Он взглядывал на меня поверх очков:
— Перекатись чуть-чуть влево, тогда ты избавишь меня от необходимости пылесосить.
— Гёте был более великим!
— Значит, у тебя еще есть к чему стремиться.
— Бальзаку сочинительство давалось легко!
— Сам Бальзак где-нибудь говорит об этом?
— Что я могу рассказать, будучи западным немцем?
— То, что ты рассказываешь.
— Имеет ли это хоть какую-то ценность?
— Дай мне работать, а сам можешь кататься по полу.

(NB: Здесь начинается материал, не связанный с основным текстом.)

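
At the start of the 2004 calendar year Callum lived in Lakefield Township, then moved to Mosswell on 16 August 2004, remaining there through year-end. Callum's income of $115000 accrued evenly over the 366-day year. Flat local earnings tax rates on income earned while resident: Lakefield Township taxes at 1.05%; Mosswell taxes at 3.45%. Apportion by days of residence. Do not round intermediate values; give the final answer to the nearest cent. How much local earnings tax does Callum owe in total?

Lakefield Township, 1 January – 15 August 2004: 228 days → $115000 × 1.05% × 228/366 = $752.2131
Mosswell, 16 August – 31 December 2004: 138 days → $115000 × 3.45% × 138/366 = $1495.9426
Total = $2248.1557

$2248.16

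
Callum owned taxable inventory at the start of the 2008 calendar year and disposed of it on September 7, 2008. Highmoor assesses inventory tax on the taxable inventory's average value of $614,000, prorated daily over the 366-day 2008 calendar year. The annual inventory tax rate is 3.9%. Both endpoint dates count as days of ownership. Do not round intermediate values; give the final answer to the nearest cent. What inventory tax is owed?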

— Неужели всё в жизни дается так тяжело?
— Само собой.
Перед тем же окном, на фоне которого Фолькер однажды дирижировал симфонией Шуберта, разыгралась еще одна примечательная сцена. Проведя несколько необременительных дней в Берлине, я привез оттуда пластинку. Первую запись эстрадной певицы Гитте Хеннинг
[179]
после ее возвращения на сцену. Шлягер «Хочу всего сразу», который стал хитом. Будучи в прекрасном настроении, я решил познакомить Фолькера с этим рецептом счастья, добытым мною в разделенном на две части городе:
Хочу всего сразу, хочу всего
и прямо теперь,
прежде чем сон мой последний
улетит от меня в эту дверь.
Хочу жить, и пусть меня принимают
какая я есть, я на судьбу не ропщу,
но ничего, что жизнь осложняет,
я больше в душу к себе не пущу.
Лучше уж быть как дикий зверь:
хотеть всего сразу и прямо теперь.
Не знаю, может, я выбрал для своего послания о радости неподходящий момент. Во всяком случае, столь бурной реакции со стороны Фолькера мне еще видеть не доводилось. При третьем повторе фразы «Хочу всего сразу» он сорвал пластинку с проигрывателя и вышвырнул в открытое окно:
— Не в моем доме, пожалуйста! Это дешевка! И даже не остроумная! Хочу всего сразу — а на то, что происходит вокруг, бабенка чихать хотела!
После я уже не предпринимал попыток осчастливить своего друга, любившего «бесконечные петли» в творчестве Шуберта и возглас «Варавву!» в «Страстях по Матфею»,
[180]
душеспасительными посланиями немецкой шлягерной индустрии.